Georgia’s Kate Hall competes in the women’s long jump on the second day of the NCAA outdoor college track and field championships in Eugene, Ore., in June 2017. Hall won with a jump of 22 feet, 1 inch. (AP Photo/Timothy J. Gonzalez)

Two-time NCAA long-jump champion Kate Hall will forgo her senior year at the University of Georgia to focus on training in Maine for the 2019 World Championships.

Hall also is the national high school record holder in the long jump outdoors, the second of two national high school long jump titles she won in 2015.

The track and field World Championships are held every two years, and in 2019 will be held in Doha, Qatar.

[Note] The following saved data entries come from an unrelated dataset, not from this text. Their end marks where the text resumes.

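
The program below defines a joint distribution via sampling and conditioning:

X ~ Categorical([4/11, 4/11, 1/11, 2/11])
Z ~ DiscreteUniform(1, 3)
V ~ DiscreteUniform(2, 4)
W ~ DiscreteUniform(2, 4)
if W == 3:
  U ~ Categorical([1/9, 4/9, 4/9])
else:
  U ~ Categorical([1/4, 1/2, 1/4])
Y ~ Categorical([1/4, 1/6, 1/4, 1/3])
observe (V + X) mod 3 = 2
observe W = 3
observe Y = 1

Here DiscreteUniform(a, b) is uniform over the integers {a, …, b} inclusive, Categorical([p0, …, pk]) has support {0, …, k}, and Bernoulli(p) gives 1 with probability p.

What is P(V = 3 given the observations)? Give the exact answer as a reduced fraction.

Enumerate traces; 36 have nonzero weight after conditioning:
  (X=0, Z=1, V=2, W=3, U=0, Y=1) weight 2/8019
  (X=0, Z=1, V=2, W=3, U=1, Y=1) weight 8/8019
  (X=0, Z=1, V=2, W=3, U=2, Y=1) weight 8/8019
  (X=0, Z=2, V=2, W=3, U=0, Y=1) weight 2/8019
  (X=0, Z=2, V=2, W=3, U=1, Y=1) weight 8/8019
  (X=0, Z=2, V=2, W=3, U=2, Y=1) weight 8/8019
  (X=0, Z=3, V=2, W=3, U=0, Y=1) weight 2/8019
  (X=0, Z=3, V=2, W=3, U=1, Y=1) weight 8/8019
  (X=1, Z=1, V=4, W=3, U=0, Y=1) weight 2/8019
  (X=2, Z=1, V=3, W=3, U=0, Y=1) weight 1/16038
  … 26 more
Group by V:
  weight(V=2) = 1/99
  weight(V=3) = 1/594
  weight(V=4) = 2/297
Total weight = 1/99 + 1/594 + 2/297 = 1/54
P(V=2 | obs) = 1/99 / 1/54 = 6/11
P(V=3 | obs) = 1/594 / 1/54 = 1/11
P(V=4 | obs) = 2/297 / 1/54 = 4/11

P(V = 3 | obs) = 1/11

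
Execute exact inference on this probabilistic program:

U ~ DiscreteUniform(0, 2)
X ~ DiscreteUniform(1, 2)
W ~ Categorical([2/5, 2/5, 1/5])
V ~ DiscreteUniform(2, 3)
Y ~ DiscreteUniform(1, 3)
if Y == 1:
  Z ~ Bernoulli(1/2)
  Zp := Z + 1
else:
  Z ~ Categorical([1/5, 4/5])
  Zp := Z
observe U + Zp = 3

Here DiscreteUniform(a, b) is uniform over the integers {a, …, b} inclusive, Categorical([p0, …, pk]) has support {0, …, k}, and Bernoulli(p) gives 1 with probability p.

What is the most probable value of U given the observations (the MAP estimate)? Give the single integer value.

argmax_v P(U = v | obs) = 2

Enumerate traces; 48 have nonzero weight after conditioning:
  (U=1, X=1, W=0, V=2, Y=1, Z=1) weight 1/180
  (U=1, X=1, W=0, V=3, Y=1, Z=1) weight 1/180
  (U=1, X=1, W=1, V=2, Y=1, Z=1) weight 1/180
  (U=1, X=1, W=1, V=3, Y=1, Z=1) weight 1/180
  (U=1, X=1, W=2, V=2, Y=1, Z=1) weight 1/360
  (U=1, X=1, W=2, V=3, Y=1, Z=1) weight 1/360
  (U=1, X=2, W=0, V=2, Y=1, Z=1) weight 1/180
  (U=1, X=2, W=0, V=3, Y=1, Z=1) weight 1/180
  (U=2, X=1, W=0, V=2, Y=1, Z=0) weight 1/180
  … 39 more
Group by U:
  weight(U=1) = 1/18
  weight(U=2) = 7/30
Total weight = 1/18 + 7/30 = 13/45
P(U=1 | obs) = 1/18 / 13/45 = 5/26
P(U=2 | obs) = 7/30 / 13/45 = 21/26
argmax = 2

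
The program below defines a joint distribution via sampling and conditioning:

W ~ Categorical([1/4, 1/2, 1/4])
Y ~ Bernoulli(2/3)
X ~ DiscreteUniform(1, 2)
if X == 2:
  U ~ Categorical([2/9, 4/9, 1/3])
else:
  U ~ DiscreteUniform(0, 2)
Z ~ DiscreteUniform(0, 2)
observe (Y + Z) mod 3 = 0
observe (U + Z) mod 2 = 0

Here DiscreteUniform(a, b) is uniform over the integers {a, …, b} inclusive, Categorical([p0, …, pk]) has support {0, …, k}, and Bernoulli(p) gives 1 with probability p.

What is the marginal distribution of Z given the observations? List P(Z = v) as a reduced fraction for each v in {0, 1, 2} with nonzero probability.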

The next Summer Olympics are in Tokyo in 2020.

Hall said Monday she will return to Maine to work with her trainer, Chris Pribish, the co-owner and director of UMedGym in South Portland.

Pribish said his gym is in the early planning stages of building a new facility in Falmouth that will have a long-jump pit with Hall in mind. He said she is expected to go pro.

Advertisement

“I am thrilled to have Kate back in the state and have the opportunity to continue working with her during this next chapter of her career,” Pribish said.

Hall was home schooled in Casco and ran for Lake Region High in Naples, while being coached by her father, Eric Hall, and Pribish. As a senior, Hall set a meet record at the 2015 New Balance National Indoor Track and Field Championships with a long jump of 20 feet, 11.25 inches. Months later, she broke a 39-year-old national high school record at the New Balance outdoor meet with a personal best of 22-5.

In June 2017, Hall won her first NCAA long jump title with a Georgia school-record leap of 22-1.

During the indoor season this winter, Hall won her second NCAA title with a leap of 22-1, a Georgia indoor record.

She also earned All-America honors in the 60 meters, finishing sixth after running a school-record time of 7.17-seconds in the preliminary round – a time that ranked her among the top 10 sprinters in the country.

In Eugene, Oregon, earlier this month, Hall failed to qualify for the finals at the NCAA Outdoor Track and Field Championships, jumping 20-1.75.

She could not be reached for further comment Monday.